The academic paper is ‘open access’, which means anyone can read it. There’s no need to have access to the journal or to pay a fee. Which is great, as we hope barristers and others will engage with what we have to say. The 2017 report told the story of the bare facts of our research, and focused in part on experiences of homophobia at the Bar. Our 2023 paper takes a different approach. Here is the abstract:

This article constitutes the first account of sexual minority barristers’ experience of and relation to professionalism at the Bar. Drawing on survey and interview data, it presents the Bar as a site of heteronormativity, where masculinist heterosexuality is pervasively assumed and publicly valorized. The ‘credible’ barrister – authoritative, respected, competent – is constructed as heterosexual. In this context, sexual minority barristers risk a loss of credibility in coming out or being out in the workplace. Our data presents mechanisms by which these individuals manage the public expression of their sexuality. Some – in contrast to heterosexual colleagues – deny entirely the professional relevance of their sexuality. Others adopt assimilationist strategies, curating a ‘credible’ public persona: out, but otherwise conforming to heteronormative expectations and values. While the data includes exceptions that give cause for hope, many sexual minority barristers experience professionalism as pressure to render their sexuality effectively invisible, at significant cost personally and professionally.

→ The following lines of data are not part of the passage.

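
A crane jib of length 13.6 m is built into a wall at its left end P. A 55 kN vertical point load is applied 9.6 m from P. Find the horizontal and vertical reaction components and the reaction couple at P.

ΣF_x = 0: P_x = 0.
ΣF_y = 0: P_y − 55 = 0 → P_y = 55.00 kN.
ΣM about P: M_P − 55·9.6 = 0 → M_P = 528.0 kN·m.

P_x = 0, P_y = 55.00 kN, M_P = 528.0 kN·m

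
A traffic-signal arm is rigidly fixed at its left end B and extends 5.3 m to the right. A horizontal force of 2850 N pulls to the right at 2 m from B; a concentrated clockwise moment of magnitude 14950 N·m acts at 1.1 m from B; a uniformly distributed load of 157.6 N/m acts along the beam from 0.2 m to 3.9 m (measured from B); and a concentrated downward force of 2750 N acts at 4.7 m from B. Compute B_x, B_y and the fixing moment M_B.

B_x = -2850 N, B_y = 3333 N, M_B = 29070 N·m

Resultant of the distributed load: 157.6 × 3.7 = 583.12 N at 2.05 m from B.
ΣF_x = 0: B_x + 2850 = 0 → B_x = -2850 N.
ΣF_y = 0: B_y − 157.6·3.7 − 2750 = 0 → B_y = 3333 N.
ΣM about B: M_B − 14950 − (157.6·3.7)·2.05 − 2750·4.7 = 0 → M_B = 29070 N·m.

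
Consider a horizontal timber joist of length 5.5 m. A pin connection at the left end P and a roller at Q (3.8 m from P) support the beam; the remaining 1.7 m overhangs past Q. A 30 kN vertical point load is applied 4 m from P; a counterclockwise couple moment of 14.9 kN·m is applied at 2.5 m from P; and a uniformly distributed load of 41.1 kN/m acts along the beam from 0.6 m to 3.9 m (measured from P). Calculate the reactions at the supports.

Resultant of the distributed load: 41.1 × 3.3 = 135.63 kN at 2.25 m from P.
Taking moments about P: Q_y·3.8 − 30·4 + 14.9 − (41.1·3.3)·2.25 = 0 → Q_y = 410.2675/3.8 = 107.965 ≈ 108.0 kN.
ΣF_y = 0: P_y + 107.965 − 30 − 41.1·3.3 = 0 → P_y = 57.66 kN.
ΣF_x = 0: no horizontal applied forces, so P_x = 0.

P_x = 0, P_y = 57.66 kN, Q_y = 108.0 kN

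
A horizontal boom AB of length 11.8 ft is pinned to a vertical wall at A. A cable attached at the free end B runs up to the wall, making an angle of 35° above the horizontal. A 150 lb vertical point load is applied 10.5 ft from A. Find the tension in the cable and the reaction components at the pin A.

T = 232.7 lb, A_x = 190.6 lb, A_y = 16.53 lb

ΣM about A: T·sin35°·11.8 − 150·10.5 = 0 → T = 1575/(11.8·0.573576) = 232.706 ≈ 232.7 lb.
ΣF_x = 0: A_x − T·cos35° = 0 → A_x = 232.706 × 0.819152 = 190.6 lb.
ΣF_y = 0: A_y + T·sin35° − 150 = 0 → A_y = 150 − 232.706 × 0.573576 = 16.53 lb.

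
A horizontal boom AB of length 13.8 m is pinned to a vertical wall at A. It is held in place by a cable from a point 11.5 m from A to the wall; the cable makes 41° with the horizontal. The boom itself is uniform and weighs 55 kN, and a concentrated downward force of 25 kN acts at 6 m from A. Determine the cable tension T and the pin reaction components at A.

T = 70.18 kN, A_x = 52.97 kN, A_y = 33.96 kN

ΣM about A: T·sin41°·11.5 − 55·6.9 − 25·6 = 0 → T = 529.5/(11.5·0.656059) = 70.1819 ≈ 70.18 kN.
ΣF_x = 0: A_x − T·cos41° = 0 → A_x = 70.1819 × 0.75471 = 52.97 kN.
ΣF_y = 0: A_y + T·sin41° − 55 − 25 = 0 → A_y = 80 − 70.1819 × 0.656059 = 33.96 kN.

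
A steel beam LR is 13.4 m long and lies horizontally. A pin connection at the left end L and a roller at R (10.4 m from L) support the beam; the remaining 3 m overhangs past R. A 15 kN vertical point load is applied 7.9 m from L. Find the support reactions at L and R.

L_x = 0, L_y = 3.606 kN, R_y = 11.39 kN

ΣM about L: R_y·10.4 − 15·7.9 = 0 → R_y = 118.5/10.4 = 11.3942 ≈ 11.39 kN.
ΣF_y = 0: L_y + 11.3942 − 15 = 0 → L_y = 3.606 kN.
ΣF_x = 0: no horizontal applied forces, so L_x = 0.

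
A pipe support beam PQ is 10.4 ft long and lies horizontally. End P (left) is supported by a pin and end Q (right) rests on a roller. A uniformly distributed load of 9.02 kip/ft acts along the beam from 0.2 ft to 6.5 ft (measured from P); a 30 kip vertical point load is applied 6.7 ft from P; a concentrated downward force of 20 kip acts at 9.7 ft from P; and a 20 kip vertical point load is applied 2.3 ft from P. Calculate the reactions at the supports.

P_x = 0, P_y = 66.12 kip, Q_y = 60.71 kip

Resultant of the distributed load: 9.02 × 6.3 = 56.826 kip at 3.35 ft from P.
Moments about P: Q_y·10.4 − (9.02·6.3)·3.35 − 30·6.7 − 20·9.7 − 20·2.3 = 0 → Q_y = 631.3671/10.4 = 60.7084 ≈ 60.71 kip.
ΣF_y = 0: P_y + 60.7084 − 9.02·6.3 − 30 − 20 − 20 = 0 → P_y = 66.12 kip.
ΣF_x = 0: no horizontal applied forces, so P_x = 0.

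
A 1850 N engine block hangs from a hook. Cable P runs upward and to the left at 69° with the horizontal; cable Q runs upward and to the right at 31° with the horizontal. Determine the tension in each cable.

ΣF_x = 0: −T_P·cos69° + T_Q·cos31° = 0 → T_Q = 0.418084·T_P.
ΣF_y = 0: T_P·sin69° + T_Q·sin31° = 1850.
Substitute: T_P·(0.93358 + 0.418084·0.515038) = 1850 → T_P = 1610.22 ≈ 1610 N.
Then T_Q = 0.418084 × 1610.22 = 673.2 N.

T_P = 1610 N, T_Q = 673.2 N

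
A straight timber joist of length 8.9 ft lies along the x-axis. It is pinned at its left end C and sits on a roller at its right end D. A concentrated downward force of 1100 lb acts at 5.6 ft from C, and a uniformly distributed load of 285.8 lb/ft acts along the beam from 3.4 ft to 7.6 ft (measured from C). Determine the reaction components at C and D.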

Our sexual minority interviewees suggested to us that what was at stake in coming out was, in part, a loss of credibility – the idea being that (homo)sexuality is something personal and not professional, and that other people (clerks, instructing solicitors, lay clients, judges, other barristers, and so on) want to assume a heterosexual subject. In the paper we explore the subtle and complex ways in which professionalism at the Bar is constructed and how those sexual minority barristers who fall outside of that construction, but who seek to succeed in the mainstream, have to find strategies to conceal those parts of themselves that do not fit the mould and to highlight those parts that can be presented as a simulacrum of the standard credible and professional barrister. As one barrister told us:

If you just happen to sleep with someone of the same gender but actually don’t necessarily display some of the more traditional qualities that might be associated with gay people, you’d probably fare a lot better. Which is completely screwed up, but I suspect it’s probably true.

What we saw from our data was that adopting, as far as possible, the forms and modes of heterosexual culture (acting macho, not being camp, being in relationships, those relationships being monogamous, and so on) represented a strategy of normification by sexual minority barristers to avoid stigma and the associated loss of professional credibility.

Despite this challenging heteronormative environment, there were a handful of sexual minority barristers in our study who appeared to have been able to retain or reclaim a vision of their sexuality as holding value for themselves, their clients, and the profession.